Why Blog?

Taggé par un ami alcidé fameux, je me trouve sommé de citer “six raisons pour lesquelles quelqu’un exerçant ma profession devrait absolument tenir un blog sous peine de faute professionnelle grave.”

A cet ami donc, j’avais promis de saisir cette occasion pour faire ma petite rentrée sur ce blog. C’est une promesse que je n’ai pas été mesure de tenir. En effet, l’exercice m’est apparu, au moment de m’y atteler, bien plus ardu que de prime abord. J’ai eu beau me creuser la tête, impossible de trouver six raisons. Ma profession, surtout en France, est hélas telle que tenir un blog constitue moins une obligation professionnelle qu’une source de questionnement et parfois de soucis. C’est en tout cas mon point de vue.
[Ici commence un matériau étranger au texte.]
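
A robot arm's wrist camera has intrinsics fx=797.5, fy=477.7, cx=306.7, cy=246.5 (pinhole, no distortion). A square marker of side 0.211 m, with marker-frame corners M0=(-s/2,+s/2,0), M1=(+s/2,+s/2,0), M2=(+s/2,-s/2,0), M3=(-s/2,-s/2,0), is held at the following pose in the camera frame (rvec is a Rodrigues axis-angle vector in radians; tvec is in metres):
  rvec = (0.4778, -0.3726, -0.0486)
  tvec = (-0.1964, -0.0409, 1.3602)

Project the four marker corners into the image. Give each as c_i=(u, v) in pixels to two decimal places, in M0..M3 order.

c0=(133.01, 269.72) c1=(250.15, 259.36) c2=(251.17, 193.85) c3=(125.23, 201.33)

Intrinsics K: fx=797.5, fy=477.7, cx=306.7, cy=246.5
Marker side s = 0.211 m; corners in marker frame (Z=0):
  M0 = (-0.1055, +0.1055, 0)
  M1 = (+0.1055, +0.1055, 0)
  M2 = (+0.1055, -0.1055, 0)
  M3 = (-0.1055, -0.1055, 0)
rvec = (0.4778, -0.3726, -0.0486), |rvec| = θ = 0.60785 rad = 34.827°
Rodrigues: sinθ=0.57111, 1−cosθ=0.17912; R = I + sinθ·[k]× + (1−cosθ)·[k]×²:
    [+0.93155 -0.04064 -0.36133]
    [-0.13197 +0.88818 -0.44014]
    [+0.33882 +0.45769 +0.82202]
t = (-0.1964, -0.0409, 1.3602) m
M0: Pc = R·M0+t = (-0.29897, +0.06673, +1.37274); u = 797.5·(-0.29897)/1.37274 + 306.7 = 133.0141, v = 477.7·(+0.06673)/1.37274 + 246.5 = 269.7199
M1: Pc = R·M1+t = (-0.10241, +0.03888, +1.44423); u = 797.5·(-0.10241)/1.44423 + 306.7 = 250.1499, v = 477.7·(+0.03888)/1.44423 + 246.5 = 259.3602
M2: Pc = R·M2+t = (-0.09383, -0.14853, +1.34766); u = 797.5·(-0.09383)/1.34766 + 306.7 = 251.1725, v = 477.7·(-0.14853)/1.34766 + 246.5 = 193.8526
M3: Pc = R·M3+t = (-0.29039, -0.12068, +1.27617); u = 797.5·(-0.29039)/1.27617 + 306.7 = 125.2298, v = 477.7·(-0.12068)/1.27617 + 246.5 = 201.3265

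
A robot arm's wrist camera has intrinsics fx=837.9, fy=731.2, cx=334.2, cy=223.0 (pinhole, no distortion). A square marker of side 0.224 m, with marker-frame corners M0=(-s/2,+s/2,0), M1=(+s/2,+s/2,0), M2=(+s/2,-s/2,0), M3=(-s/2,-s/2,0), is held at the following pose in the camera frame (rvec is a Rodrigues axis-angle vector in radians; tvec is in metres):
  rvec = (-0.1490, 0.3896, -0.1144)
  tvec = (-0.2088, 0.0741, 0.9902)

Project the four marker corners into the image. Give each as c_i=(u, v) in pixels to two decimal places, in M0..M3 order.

c0=(83.97, 367.21) c1=(247.12, 355.48) c2=(234.51, 184.02) c3=(78.14, 208.84)

Intrinsics K: fx=837.9, fy=731.2, cx=334.2, cy=223.0
Marker side s = 0.224 m; corners in marker frame (Z=0):
  M0 = (-0.1120, +0.1120, 0)
  M1 = (+0.1120, +0.1120, 0)
  M2 = (+0.1120, -0.1120, 0)
  M3 = (-0.1120, -0.1120, 0)
rvec = (-0.1490, 0.3896, -0.1144), |rvec| = θ = 0.43252 rad = 24.782°
Rodrigues: sinθ=0.41916, 1−cosθ=0.09209; R = I + sinθ·[k]× + (1−cosθ)·[k]×²:
    [+0.91884 +0.08229 +0.38596]
    [-0.13944 +0.98263 +0.12246]
    [-0.36917 -0.16634 +0.91435]
t = (-0.2088, 0.0741, 0.9902) m
M0: Pc = R·M0+t = (-0.30249, +0.19977, +1.01292); u = 837.9·(-0.30249)/1.01292 + 334.2 = 83.9731, v = 731.2·(+0.19977)/1.01292 + 223.0 = 367.2104
M1: Pc = R·M1+t = (-0.09667, +0.16854, +0.93022); u = 837.9·(-0.09667)/0.93022 + 334.2 = 247.1212, v = 731.2·(+0.16854)/0.93022 + 223.0 = 355.4782
M2: Pc = R·M2+t = (-0.11511, -0.05157, +0.96748); u = 837.9·(-0.11511)/0.96748 + 334.2 = 234.5105, v = 731.2·(-0.05157)/0.96748 + 223.0 = 184.0231
M3: Pc = R·M3+t = (-0.32093, -0.02034, +1.05018); u = 837.9·(-0.32093)/1.05018 + 334.2 = 78.1438, v = 731.2·(-0.02034)/1.05018 + 223.0 = 208.8401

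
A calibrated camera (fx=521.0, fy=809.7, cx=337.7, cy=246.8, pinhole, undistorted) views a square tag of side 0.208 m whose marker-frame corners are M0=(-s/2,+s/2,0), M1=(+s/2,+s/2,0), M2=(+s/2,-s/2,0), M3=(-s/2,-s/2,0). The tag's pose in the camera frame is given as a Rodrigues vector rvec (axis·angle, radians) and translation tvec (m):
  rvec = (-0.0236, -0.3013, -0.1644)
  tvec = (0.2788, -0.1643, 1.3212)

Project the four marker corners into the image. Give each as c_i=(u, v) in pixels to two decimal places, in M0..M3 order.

Intrinsics K: fx=521.0, fy=809.7, cx=337.7, cy=246.8
Marker side s = 0.208 m; corners in marker frame (Z=0):
  M0 = (-0.1040, +0.1040, 0)
  M1 = (+0.1040, +0.1040, 0)
  M2 = (+0.1040, -0.1040, 0)
  M3 = (-0.1040, -0.1040, 0)
rvec = (-0.0236, -0.3013, -0.1644), |rvec| = θ = 0.34404 rad = 19.712°
Rodrigues: sinθ=0.33730, 1−cosθ=0.05860; R = I + sinθ·[k]× + (1−cosθ)·[k]×²:
    [+0.94167 +0.16470 -0.29347]
    [-0.15766 +0.98634 +0.04766]
    [+0.29731 +0.00139 +0.95478]
t = (0.2788, -0.1643, 1.3212) m
M0: Pc = R·M0+t = (+0.19799, -0.04532, +1.29042); u = 521.0·(+0.19799)/1.29042 + 337.7 = 417.6389, v = 809.7·(-0.04532)/1.29042 + 246.8 = 218.3606
M1: Pc = R·M1+t = (+0.39386, -0.07812, +1.35226); u = 521.0·(+0.39386)/1.35226 + 337.7 = 489.4472, v = 809.7·(-0.07812)/1.35226 + 246.8 = 200.0259
M2: Pc = R·M2+t = (+0.35961, -0.28328, +1.35198); u = 521.0·(+0.35961)/1.35198 + 337.7 = 476.2783, v = 809.7·(-0.28328)/1.35198 + 246.8 = 77.1458
M3: Pc = R·M3+t = (+0.16374, -0.25048, +1.29014); u = 521.0·(+0.16374)/1.29014 + 337.7 = 403.8227, v = 809.7·(-0.25048)/1.29014 + 246.8 = 89.5944

c0=(417.64, 218.36) c1=(489.45, 200.03) c2=(476.28, 77.15) c3=(403.82, 89.59)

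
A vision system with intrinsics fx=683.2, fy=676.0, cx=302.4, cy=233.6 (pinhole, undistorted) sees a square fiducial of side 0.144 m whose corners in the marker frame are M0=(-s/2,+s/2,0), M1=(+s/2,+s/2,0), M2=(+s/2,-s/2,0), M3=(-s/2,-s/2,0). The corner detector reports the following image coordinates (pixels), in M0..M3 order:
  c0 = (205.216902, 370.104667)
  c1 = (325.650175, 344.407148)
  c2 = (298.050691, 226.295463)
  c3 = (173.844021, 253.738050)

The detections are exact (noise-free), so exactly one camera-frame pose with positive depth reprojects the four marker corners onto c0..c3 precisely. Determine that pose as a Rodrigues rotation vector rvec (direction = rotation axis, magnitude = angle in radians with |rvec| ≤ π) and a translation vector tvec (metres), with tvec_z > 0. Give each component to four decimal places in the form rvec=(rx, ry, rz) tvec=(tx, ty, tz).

Intrinsics K: fx=683.2, fy=676.0, cx=302.4, cy=233.6
Marker side s = 0.144 m; corners in marker frame (Z=0):
  M0 = (-0.0720, +0.0720, 0)
  M1 = (+0.0720, +0.0720, 0)
  M2 = (+0.0720, -0.0720, 0)
  M3 = (-0.0720, -0.0720, 0)
Detected image corners:
  c0 = (205.216902, 370.104667) px
  c1 = (325.650175, 344.407148) px
  c2 = (298.050691, 226.295463) px
  c3 = (173.844021, 253.738050) px
Planar DLT: solve 8×8 A·h = b for H (H[2,2]=1):
  H  [+836.20045 +261.65961 +250.70227]
  H  [-199.93726 +881.85551 +299.64309]
  H  [-0.05198 +0.22676 +1.00000]
B = K⁻¹H; ‖b₁‖=1.278580, ‖b₂‖=1.278580; λ = 2/(‖b₁‖+‖b₂‖) = 0.782118, sign → tz>0 ⇒ λ=+0.782118
r₁ = λ·B[:,0] = (+0.97526,-0.21728,-0.04065); r₂ = λ·B[:,1] = (+0.22105,+0.95900,+0.17735)
r₃ = r₁×r₂ = (+0.00045,-0.18195,+0.98331); SVD([r₁ r₂ r₃]) → R = UVᵀ:
  R  [+0.97526 +0.22105 +0.00045]
  R  [-0.21728 +0.95900 -0.18195]
  R  [-0.04065 +0.17735 +0.98331]
t = (-0.05918, +0.07641, +0.78212) m
tr R = 2.917574; θ = arccos((tr R − 1)/2) = 0.288094 rad = 16.507°
axis k = ((R−Rᵀ)₃₂, (R−Rᵀ)₁₃, (R−Rᵀ)₂₁) / (2 sinθ) = (+0.632287, +0.072331, -0.771351)
rvec = θ·k = (+0.182158, +0.020838, -0.222222)

rvec=(0.1822, 0.0208, -0.2222) tvec=(-0.0592, 0.0764, 0.7821)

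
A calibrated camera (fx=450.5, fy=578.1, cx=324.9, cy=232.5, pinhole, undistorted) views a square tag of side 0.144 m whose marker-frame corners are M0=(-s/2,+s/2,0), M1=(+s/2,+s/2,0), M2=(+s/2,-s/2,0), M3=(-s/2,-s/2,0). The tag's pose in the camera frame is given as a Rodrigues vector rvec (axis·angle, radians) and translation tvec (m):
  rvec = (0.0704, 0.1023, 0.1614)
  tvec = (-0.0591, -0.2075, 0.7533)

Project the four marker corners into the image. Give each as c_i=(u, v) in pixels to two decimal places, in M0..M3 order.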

Devant cette impasse, j’ai décidé, pour me plier à l’appel de la banquise, de vous livrer six raisons pour lesquelles je ne peux pas, en toute honnêteté, m’exécuter.

Première raison, tout d’abord : ne pas tenir un blog ne peut juridiquement, en toute vraisemblance, constituer une “faute professionnelle grave” pour personne. Enfin, il me semble. Même si je peux comprendre le sens de cette légère exagération, je ne peux la cautionner. Ceci a beau ne pas être un blog juridique, je suis avocat.

Deuxième raison, ensuite : ça veut dire quoi, “tenir un blog” ? Le créer, puis le mettre à jour régulièrement, j’imagine. Régulièrement, c’est-à-dire ? Tous les jours ? Toutes les semaines ? Tous les mois ? Quand l’actualité de la profession le justifie ? Mais qui décide ? Et qui décide des sanctions ?

Troisième raison, de toute façon : si bloguer était une obligation professionnelle, “tenir” un blog ne suffirait pas : encore faudrait-il que le blog en question concerne l’activité professionnelle du blogueur !

Quatrième raison, d’ailleurs : difficile de vous expliquer qu’un avocat devrait absolument tenir un blog, sous peine de faute professionnelle grave, quand mon blog à moi ne traite que très rarement de sujets juridiques. J’ai beau être avocat, ceci n’est pas un blog juridique.

Cinquième raison, surtout : le droit au silence. Même s’il était avéré et incontournable que tenir un blog soit indispensable à mon activité professionnelle, d’où tirerait-on le droit de m’y contraindre ? La liberté d’expression, c’est aussi le droit de ne rien dire.

Sixième raison, enfin : six raisons, c’est vraiment beaucoup. Je veux dire, même en admettant que ne pas tenir un blog puisse constituer une faute professionnelle, une seule raison suffirait alors. En demander six, ce serait faire bien peu de cas de ses obligations professionnelles.

Si vous voulez lire d'autres réponses plus créatives et surtout plus positives, c'est ici que ça se passe.

Ah, mais j'oubliais presque : à mon tour de désigner six professionnels blogueurs (et non pas blogueurs professionnels) ! Eh bien ce seront Lomig, Criticus, Samuel, le Faucon, Aster, et Koz (parce que deux avocats ne peuvent pas être entièrement d'accord sur un sujet pareil).